Through large governance programmes we have been supporting new spaces for dialogue between citizens and the state, and mobilising citizens and civil society to demand accountability from decision makers.
More than half of the organisations we have supported through the UK aid-funded £23m Strengthening Transparency, Accountability and Responsiveness programme (STAR-Ghana) have engaged with and influenced official decision-making bodies. For example, civil society groups developed a national campaign to address illegal mining and its economic and environmental effects: contributing to changes in the law.
In Sierra Leone, our Strengthening Accountability Building Inclusion (SABI) programme has fostered positive relationships between citizens and the state. Data collected by our consortium partner Restless Development shows that the programme has directly engaged over 44,000 people as change agents for improvements to service provision in their communities.
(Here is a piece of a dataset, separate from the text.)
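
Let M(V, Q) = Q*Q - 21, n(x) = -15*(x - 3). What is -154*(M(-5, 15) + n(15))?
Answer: -3696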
In Nigeria, the Voice to the People programme helped communities produce their own Charters of Demands as expressions of community need and demand for good governance, services and infrastructure. These demands are presented to local government and the planned budgets and services of the local district councils are followed up on and monitored by the community.
South Africa’s Parliament passed the country’s first-ever national minimum wage legislation in 2018. The Studies in Poverty and Inequality Institute (SPII), a Christian Aid South Africa partner, directed the minimum wage negotiations as Community Constituency chief negotiator through discussions with the government, business and organised labour, achieving a higher rate than initially tabled.